Gattaz : touche pas à mon Smic !

On le sait, toucher au Smic peut s’avérer brûlant. Mardi 15 avril, le président du Medef, Pierre Gattaz, a joué avec le feu en réclamant une réforme du Smic. Son idée ? Instaurer temporairement un salaire inférieur au Smic pour permettre aux jeunes d’entrer sur le marché du travail ou aux personnes au chômage de pouvoir en sortir. Explications, critiques et réactions, Planète Campus vous explique tout.
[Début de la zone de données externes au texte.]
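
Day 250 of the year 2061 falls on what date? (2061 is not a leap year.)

September 7, 2061

January has 31 days (250 − 31 = 219 remain).
February has 28 days (219 − 28 = 191 remain).
March has 31 days (191 − 31 = 160 remain).
April has 30 days (160 − 30 = 130 remain).
May has 31 days (130 − 31 = 99 remain).
June has 30 days (99 − 30 = 69 remain).
July has 31 days (69 − 31 = 38 remain).
August has 31 days (38 − 31 = 7 remain).
7 into September → September 7.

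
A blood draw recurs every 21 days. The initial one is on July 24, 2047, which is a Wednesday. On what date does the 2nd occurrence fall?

August 14, 2047

The 2nd occurrence is 1 interval after the first: 1 × 21 = 21 days after July 24, 2047.
July has 31 days — 7 days to the end of July leaves 14.
14 days into August → August 14, 2047.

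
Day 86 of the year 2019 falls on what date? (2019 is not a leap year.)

Jan has 31 days (86 − 31 = 55 remain).
Feb has 28 days (55 − 28 = 27 remain).
27 into Mar → Mar 27.

Mar 27, 2019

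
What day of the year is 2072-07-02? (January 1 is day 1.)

184

Days in months before July: 31 + 29 + 31 + 30 + 31 + 30 = 182.
Plus 2 days into July → day 184.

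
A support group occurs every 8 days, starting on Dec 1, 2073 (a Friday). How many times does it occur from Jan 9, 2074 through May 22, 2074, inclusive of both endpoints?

Occurrences land 8·i days after Dec 1, 2073 for i = 0, 1, 2, …
Jan 9, 2074 is 39 days after the start; 39 ÷ 8 = 4 remainder 7; since the remainder is 7, round up to i = 5. First occurrence in the window: #6 on Jan 10, 2074 (5×8 = 40 days in).
May 22, 2074 is 172 days after the start; 172 ÷ 8 = 21 remainder 4. Last occurrence in the window: #22 on May 18, 2074.
Occurrences #6 through #22: 17 in total.

17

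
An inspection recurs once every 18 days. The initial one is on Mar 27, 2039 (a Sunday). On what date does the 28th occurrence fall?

The 28th occurrence is 27 intervals after the first: 27 × 18 = 486 days after Mar 27, 2039.
Mar has 31 days — 4 days to the end of Mar leaves 482.
From end of Mar to end of 2039 is 275 days (207 left).
Jan has 31 days (176 left).
Feb has 29 days (147 left).
Mar has 31 days (116 left).
Apr has 30 days (86 left).
May has 31 days (55 left).
Jun has 30 days (25 left).
25 days into Jul → Jul 25, 2040.

Jul 25, 2040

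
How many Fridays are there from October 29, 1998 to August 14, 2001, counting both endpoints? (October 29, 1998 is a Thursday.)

146

October 29, 1998 is a Thursday; the first Friday on or after it is October 30, 1998 (1 day later).
From October 30, 1998 to August 14, 2001: 62 + 365 + 366 + 226 = 1019 days (rest of 1998, 1999, 2000, to August 14, 2001 in 2001).
1019 ÷ 7 = 145 full weeks with remainder 4, so 145 more Fridays after the first → 146.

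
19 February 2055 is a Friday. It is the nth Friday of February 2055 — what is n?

Day 19 falls in week ⌈19/7⌉ of the month.
Days 1–7 hold the 1st Friday, 8–14 the 2nd, 15–21 the 3rd, 22–28 the 4th, 29–31 the 5th.
19 is in the range for the 3rd.

3rd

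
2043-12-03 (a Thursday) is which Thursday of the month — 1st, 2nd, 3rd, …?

Day 3 falls in week ⌈3/7⌉ of the month.
Days 1–7 hold the 1st Thursday, 8–14 the 2nd, 15–21 the 3rd, 22–28 the 4th, 29–31 the 5th.
3 is in the range for the 1st.

1st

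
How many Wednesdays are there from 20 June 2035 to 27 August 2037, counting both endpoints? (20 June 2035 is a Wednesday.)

20 June 2035 is a Wednesday; the first Wednesday on or after it is 20 June 2035.
From 20 June 2035 to 27 August 2037: 194 + 366 + 239 = 799 days (rest of 2035, 2036, to 27 August 2037 in 2037).
799 ÷ 7 = 114 full weeks with remainder 1, so 114 more Wednesdays after the first → 115.

115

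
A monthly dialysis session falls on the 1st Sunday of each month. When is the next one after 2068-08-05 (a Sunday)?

2068-09-02

August 2068 starts on a Wednesday, so its 1st Sunday is 2068-08-05 (4 days in).
That is not after 2068-08-05, so look at September 2068.
September 2068 starts on a Saturday, so its 1st Sunday is 2068-09-02 (1 day in).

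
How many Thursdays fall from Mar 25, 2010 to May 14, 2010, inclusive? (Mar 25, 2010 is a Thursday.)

8

Mar 25, 2010 is a Thursday; the first Thursday on or after it is Mar 25, 2010.
From Mar 25, 2010 to May 14, 2010: 6 + 30 + 14 = 50 days (rest of Mar, Apr, May).
50 ÷ 7 = 7 full weeks with remainder 1, so 7 more Thursdays after the first → 8.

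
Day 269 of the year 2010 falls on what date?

January has 31 days (269 − 31 = 238 remain).
February has 28 days (238 − 28 = 210 remain).
March has 31 days (210 − 31 = 179 remain).
April has 30 days (179 − 30 = 149 remain).
May has 31 days (149 − 31 = 118 remain).
June has 30 days (118 − 30 = 88 remain).
July has 31 days (88 − 31 = 57 remain).
August has 31 days (57 − 31 = 26 remain).
26 into September → September 26.

2010-09-26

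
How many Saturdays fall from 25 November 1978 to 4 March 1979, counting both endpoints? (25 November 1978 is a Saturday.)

15

25 November 1978 is a Saturday; the first Saturday on or after it is 25 November 1978.
From 25 November 1978 to 4 March 1979: 5 + 31 + 31 + 28 + 4 = 99 days (rest of November, December, January, February, March).
99 ÷ 7 = 14 full weeks with remainder 1, so 14 more Saturdays after the first → 15.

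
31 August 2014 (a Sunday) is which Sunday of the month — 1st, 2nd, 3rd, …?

Day 31 falls in week ⌈31/7⌉ of the month.
Days 1–7 hold the 1st Sunday, 8–14 the 2nd, 15–21 the 3rd, 22–28 the 4th, 29–31 the 5th.
31 is in the range for the 5th.

5th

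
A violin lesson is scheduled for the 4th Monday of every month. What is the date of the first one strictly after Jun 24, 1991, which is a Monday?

Jun 1991 starts on a Saturday; its first Monday is the 3rd, so the 4th Monday is the 24th — Jun 24, 1991.
That is not after Jun 24, 1991, so look at Jul 1991.
Jul 1991 starts on a Monday; its first Monday is the 1st, so the 4th Monday is the 22nd — Jul 22, 1991.

Jul 22, 1991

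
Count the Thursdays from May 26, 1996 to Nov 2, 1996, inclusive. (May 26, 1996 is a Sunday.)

23

May 26, 1996 is a Sunday; the first Thursday on or after it is May 30, 1996 (4 days later).
From May 30, 1996 to Nov 2, 1996: 1 + 30 + 31 + 31 + 30 + 31 + 2 = 156 days (rest of May, Jun, Jul, Aug, Sep, Oct, Nov).
156 ÷ 7 = 22 full weeks with remainder 2, so 22 more Thursdays after the first → 23.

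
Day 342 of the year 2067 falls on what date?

January has 31 days (342 − 31 = 311 remain).
February has 28 days (311 − 28 = 283 remain).
March has 31 days (283 − 31 = 252 remain).
April has 30 days (252 − 30 = 222 remain).
May has 31 days (222 − 31 = 191 remain).
June has 30 days (191 − 30 = 161 remain).
July has 31 days (161 − 31 = 130 remain).
August has 31 days (130 − 31 = 99 remain).
September has 30 days (99 − 30 = 69 remain).
October has 31 days (69 − 31 = 38 remain).
November has 30 days (38 − 30 = 8 remain).
8 into December → December 8.

2067-12-08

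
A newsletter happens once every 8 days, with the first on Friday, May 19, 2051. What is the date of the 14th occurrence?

The 14th occurrence is 13 intervals after the first: 13 × 8 = 104 days after May 19, 2051.
May has 31 days — 12 days to the end of May leaves 92.
June has 30 days (62 left).
July has 31 days (31 left).
31 days into August → August 31, 2051.

August 31, 2051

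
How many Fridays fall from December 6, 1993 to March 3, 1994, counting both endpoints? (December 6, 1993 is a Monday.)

12

December 6, 1993 is a Monday; the first Friday on or after it is December 10, 1993 (4 days later).
From December 10, 1993 to March 3, 1994: 21 + 31 + 28 + 3 = 83 days (rest of December, January, February, March).
83 ÷ 7 = 11 full weeks with remainder 6, so 11 more Fridays after the first → 12.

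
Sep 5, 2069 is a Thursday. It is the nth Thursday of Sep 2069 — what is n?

1st

Day 5 falls in week ⌈5/7⌉ of the month.
Days 1–7 hold the 1st Thursday, 8–14 the 2nd, 15–21 the 3rd, 22–28 the 4th, 29–31 the 5th.
5 is in the range for the 1st.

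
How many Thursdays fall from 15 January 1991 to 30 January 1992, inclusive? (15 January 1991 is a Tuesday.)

55

15 January 1991 is a Tuesday; the first Thursday on or after it is 17 January 1991 (2 days later).
From 17 January 1991 to 30 January 1992: 348 + 30 = 378 days (rest of 1991, to 30 January 1992 in 1992).
378 ÷ 7 = 54 full weeks with remainder 0, so 54 more Thursdays after the first → 55.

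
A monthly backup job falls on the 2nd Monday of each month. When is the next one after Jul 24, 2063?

Jul 2063 starts on a Sunday; its first Monday is the 2nd, so the 2nd Monday is the 9th — Jul 9, 2063.
That is not after Jul 24, 2063, so look at Aug 2063.
Aug 2063 starts on a Wednesday; its first Monday is the 6th, so the 2nd Monday is the 13th — Aug 13, 2063.

Aug 13, 2063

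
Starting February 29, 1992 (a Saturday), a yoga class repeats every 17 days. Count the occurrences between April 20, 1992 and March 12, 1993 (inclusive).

20

Occurrences land 17·i days after February 29, 1992 for i = 0, 1, 2, …
April 20, 1992 is 51 days after the start; 51 ÷ 17 = 3 remainder 0. First occurrence in the window: #4 on April 20, 1992 (3×17 = 51 days in).
March 12, 1993 is 377 days after the start; 377 ÷ 17 = 22 remainder 3. Last occurrence in the window: #23 on March 9, 1993.
Occurrences #4 through #23: 20 in total.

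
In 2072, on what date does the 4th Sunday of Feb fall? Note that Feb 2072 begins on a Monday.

Feb 28, 2072

Feb 2072 begins on a Monday, so the first Sunday is Feb 7 (6 days later).
The 4th Sunday is 3 weeks later: 7 + 21 = 28.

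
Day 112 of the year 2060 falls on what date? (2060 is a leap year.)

January has 31 days (112 − 31 = 81 remain).
February has 29 days (81 − 29 = 52 remain).
March has 31 days (52 − 31 = 21 remain).
21 into April → April 21.

April 21, 2060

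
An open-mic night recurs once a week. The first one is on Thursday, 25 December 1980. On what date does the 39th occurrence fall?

The 39th occurrence is 38 intervals after the first: 38 × 7 = 266 days after 25 December 1980.
December has 31 days — 6 days to the end of December leaves 260.
January has 31 days (229 left).
February has 28 days (201 left).
March has 31 days (170 left).
April has 30 days (140 left).
May has 31 days (109 left).
June has 30 days (79 left).
July has 31 days (48 left).
August has 31 days (17 left).
17 days into September → 17 September 1981.

17 September 1981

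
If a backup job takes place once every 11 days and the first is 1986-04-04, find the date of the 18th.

1986-10-08

The 18th occurrence is 17 intervals after the first: 17 × 11 = 187 days after 1986-04-04.
April has 30 days — 26 days to the end of April leaves 161.
May has 31 days (130 left).
June has 30 days (100 left).
July has 31 days (69 left).
August has 31 days (38 left).
September has 30 days (8 left).
8 days into October → 1986-10-08.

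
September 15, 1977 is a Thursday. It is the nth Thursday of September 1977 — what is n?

Day 15 falls in week ⌈15/7⌉ of the month.
Days 1–7 hold the 1st Thursday, 8–14 the 2nd, 15–21 the 3rd, 22–28 the 4th, 29–31 the 5th.
15 is in the range for the 3rd.

3rd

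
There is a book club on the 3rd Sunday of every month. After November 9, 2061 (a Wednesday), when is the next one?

November 20, 2061

November 2061 starts on a Tuesday; its first Sunday is the 6th, so the 3rd Sunday is the 20th — November 20, 2061.
November 20, 2061 is after November 9, 2061, so that is the next one.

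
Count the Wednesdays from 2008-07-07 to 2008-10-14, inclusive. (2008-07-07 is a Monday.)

14

2008-07-07 is a Monday; the first Wednesday on or after it is 2008-07-09 (2 days later).
From 2008-07-09 to 2008-10-14: 22 + 31 + 30 + 14 = 97 days (rest of July, August, September, October).
97 ÷ 7 = 13 full weeks with remainder 6, so 13 more Wednesdays after the first → 14.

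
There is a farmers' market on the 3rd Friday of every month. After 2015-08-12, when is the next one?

August 2015 starts on a Saturday; its first Friday is the 7th, so the 3rd Friday is the 21st — 2015-08-21.
2015-08-21 is after 2015-08-12, so that is the next one.

2015-08-21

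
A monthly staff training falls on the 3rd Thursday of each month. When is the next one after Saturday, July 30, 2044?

August 18, 2044

July 2044 starts on a Friday; its first Thursday is the 7th, so the 3rd Thursday is the 21st — July 21, 2044.
That is not after July 30, 2044, so look at August 2044.
August 2044 starts on a Monday; its first Thursday is the 4th, so the 3rd Thursday is the 18th — August 18, 2044.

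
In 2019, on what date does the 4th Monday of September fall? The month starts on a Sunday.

23 September 2019

September 2019 begins on a Sunday, so the first Monday is September 2 (1 day later).
The 4th Monday is 3 weeks later: 2 + 21 = 23.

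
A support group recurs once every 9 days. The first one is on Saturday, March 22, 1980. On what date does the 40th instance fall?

The 40th occurrence is 39 intervals after the first: 39 × 9 = 351 days after March 22, 1980.
March has 31 days — 9 days to the end of March leaves 342.
April has 30 days (312 left).
May has 31 days (281 left).
June has 30 days (251 left).
July has 31 days (220 left).
August has 31 days (189 left).
September has 30 days (159 left).
October has 31 days (128 left).
November has 30 days (98 left).
December has 31 days (67 left).
January has 31 days (36 left).
February has 28 days (8 left).
8 days into March → March 8, 1981.

March 8, 1981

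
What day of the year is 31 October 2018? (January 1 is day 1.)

304

Days in months before October: 31 + 28 + 31 + 30 + 31 + 30 + 31 + 31 + 30 = 273.
Plus 31 days into October → day 304.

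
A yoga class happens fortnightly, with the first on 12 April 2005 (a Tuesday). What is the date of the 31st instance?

6 June 2006

The 31st occurrence is 30 intervals after the first: 30 × 14 = 420 days after 12 April 2005.
April has 30 days — 18 days to the end of April leaves 402.
From end of April to end of 2005 is 245 days (157 left).
January has 31 days (126 left).
February has 28 days (98 left).
March has 31 days (67 left).
April has 30 days (37 left).
May has 31 days (6 left).
6 days into June → 6 June 2006.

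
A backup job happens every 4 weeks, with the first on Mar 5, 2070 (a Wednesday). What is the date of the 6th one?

The 6th occurrence is 5 intervals after the first: 5 × 28 = 140 days after Mar 5, 2070.
Mar has 31 days — 26 days to the end of Mar leaves 114.
Apr has 30 days (84 left).
May has 31 days (53 left).
Jun has 30 days (23 left).
23 days into Jul → Jul 23, 2070.

Jul 23, 2070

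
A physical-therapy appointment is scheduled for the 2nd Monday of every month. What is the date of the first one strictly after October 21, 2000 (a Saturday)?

November 13, 2000

October 2000 starts on a Sunday; its first Monday is the 2nd, so the 2nd Monday is the 9th — October 9, 2000.
That is not after October 21, 2000, so look at November 2000.
November 2000 starts on a Wednesday; its first Monday is the 6th, so the 2nd Monday is the 13th — November 13, 2000.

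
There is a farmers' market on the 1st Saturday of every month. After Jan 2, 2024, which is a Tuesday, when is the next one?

Jan 6, 2024

Jan 2024 starts on a Monday, so its 1st Saturday is Jan 6, 2024 (5 days in).
Jan 6, 2024 is after Jan 2, 2024, so that is the next one.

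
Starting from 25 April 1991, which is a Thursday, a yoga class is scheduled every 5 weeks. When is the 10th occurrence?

The 10th occurrence is 9 intervals after the first: 9 × 35 = 315 days after 25 April 1991.
April has 30 days — 5 days to the end of April leaves 310.
May has 31 days (279 left).
June has 30 days (249 left).
July has 31 days (218 left).
August has 31 days (187 left).
September has 30 days (157 left).
October has 31 days (126 left).
November has 30 days (96 left).
December has 31 days (65 left).
January has 31 days (34 left).
February has 29 days (5 left).
5 days into March → 5 March 1992.

5 March 1992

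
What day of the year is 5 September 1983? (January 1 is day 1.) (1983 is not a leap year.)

Days in months before September: 31 + 28 + 31 + 30 + 31 + 30 + 31 + 31 = 243.
Plus 5 days into September → day 248.

248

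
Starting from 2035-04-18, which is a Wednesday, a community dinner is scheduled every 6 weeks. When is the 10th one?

The 10th occurrence is 9 intervals after the first: 9 × 42 = 378 days after 2035-04-18.
April has 30 days — 12 days to the end of April leaves 366.
May has 31 days (335 left).
June has 30 days (305 left).
July has 31 days (274 left).
August has 31 days (243 left).
September has 30 days (213 left).
October has 31 days (182 left).
November has 30 days (152 left).
December has 31 days (121 left).
January has 31 days (90 left).
February has 29 days (61 left).
March has 31 days (30 left).
30 days into April → 2036-04-30.

2036-04-30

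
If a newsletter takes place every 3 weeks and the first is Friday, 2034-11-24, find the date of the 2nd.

2034-12-15

The 2nd occurrence is 1 interval after the first: 1 × 21 = 21 days after 2034-11-24.
November has 30 days — 6 days to the end of November leaves 15.
15 days into December → 2034-12-15.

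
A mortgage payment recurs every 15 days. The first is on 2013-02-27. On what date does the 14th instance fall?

2013-09-10

The 14th occurrence is 13 intervals after the first: 13 × 15 = 195 days after 2013-02-27.
February has 28 days — 1 day to the end of February leaves 194.
March has 31 days (163 left).
April has 30 days (133 left).
May has 31 days (102 left).
June has 30 days (72 left).
July has 31 days (41 left).
August has 31 days (10 left).
10 days into September → 2013-09-10.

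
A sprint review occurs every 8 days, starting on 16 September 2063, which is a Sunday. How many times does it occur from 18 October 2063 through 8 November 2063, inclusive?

3

Occurrences land 8·i days after 16 September 2063 for i = 0, 1, 2, …
18 October 2063 is 32 days after the start; 32 ÷ 8 = 4 remainder 0. First occurrence in the window: #5 on 18 October 2063 (4×8 = 32 days in).
8 November 2063 is 53 days after the start; 53 ÷ 8 = 6 remainder 5. Last occurrence in the window: #7 on 3 November 2063.
Occurrences #5 through #7: 3 in total.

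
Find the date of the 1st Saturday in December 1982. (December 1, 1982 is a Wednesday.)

December 1982 begins on a Wednesday, so the first Saturday is December 4 (3 days later).

December 4, 1982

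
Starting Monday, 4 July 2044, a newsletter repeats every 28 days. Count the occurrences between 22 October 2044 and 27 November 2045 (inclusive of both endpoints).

Occurrences land 28·i days after 4 July 2044 for i = 0, 1, 2, …
22 October 2044 is 110 days after the start; 110 ÷ 28 = 3 remainder 26; since the remainder is 26, round up to i = 4. First occurrence in the window: #5 on 24 October 2044 (4×28 = 112 days in).
27 November 2045 is 511 days after the start; 511 ÷ 28 = 18 remainder 7. Last occurrence in the window: #19 on 20 November 2045.
Occurrences #5 through #19: 15 in total.

15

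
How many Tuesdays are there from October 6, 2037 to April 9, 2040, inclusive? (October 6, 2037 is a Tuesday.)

October 6, 2037 is a Tuesday; the first Tuesday on or after it is October 6, 2037.
From October 6, 2037 to April 9, 2040: 86 + 365 + 365 + 100 = 916 days (rest of 2037, 2038, 2039, to April 9, 2040 in 2040).
916 ÷ 7 = 130 full weeks with remainder 6, so 130 more Tuesdays after the first → 131.

131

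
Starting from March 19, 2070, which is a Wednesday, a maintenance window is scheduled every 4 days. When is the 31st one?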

Le Smic, une machine à polémique

En France, le Smic est un emblème. Crée en 1970, ceux qui ont voulu s’y attaquer par des réformes se sont brûlés les doigts. Ainsi, en 1994 Édouard Balladur a dû renoncer au contrat d’insertion professionnelle (CIP), face aux manifestations étudiantes, qui leur prévoyait une rémunération à l’embauche fixée à 80% du salaire minimal. En 2006, même combat avec le contrat première embauche (CPE) souhaité par Dominique de Villepin.

Système temporaire et salaire adapté

Alors que l’Allemagne vient d’instaurer un salaire minimal au niveau fédéral, en France, la mèche est rallumée le 2 avril par Pascal Lamy, l’ex-patron de l’OMC, en évoquant « qu’il faut, à ce niveau de chômage, aller davantage vers de la flexibilité et vers des boulots qui ne sont pas forcément payés au Smic », et en proposant des jobs payés en dessous du Smic.

Mais c’est Pierre Gattaz, le président du Medef, qui récolte les foudres du gouvernement et des syndicats en expliquant qu’il a trouvé une solution pour augmenter les embauches : « Avoir temporairement un système permettant la première année, pour un jeune ou quelqu’un qui ne trouve pas de travail, de rentrer dans l’entreprise de façon transitoire avec un salaire adapté, qui ne serait pas forcément le salaire du Smic. »

 

La révolte des syndicats

Le patron du Medef estime donc qu’il vaut mieux être payé moins cher que d’être au chômage. Pour les syndicats, cette réforme paraît inadmissible : « Ce genre de proposition est indécente, le Medef devient caricatural. Nous demandons une hausse de 250 euros du Smic en plusieurs années, pour qu’il atteigne 1370 euros net », abonde Jean-Claude Mailly, le secrétaire général de Force Ouvrière (FO). Quand à Laurent Berger, le secrétaire général de la CFDT, il clame « un emploi et un salaire décent pour tous » !

Même Laurence Parisot, la prédécesseur de Pierre Gattaz a condamné les propos de ce dernier : « Proposer un salaire en dessous du Smic s’apparente à une logique esclavagiste ! »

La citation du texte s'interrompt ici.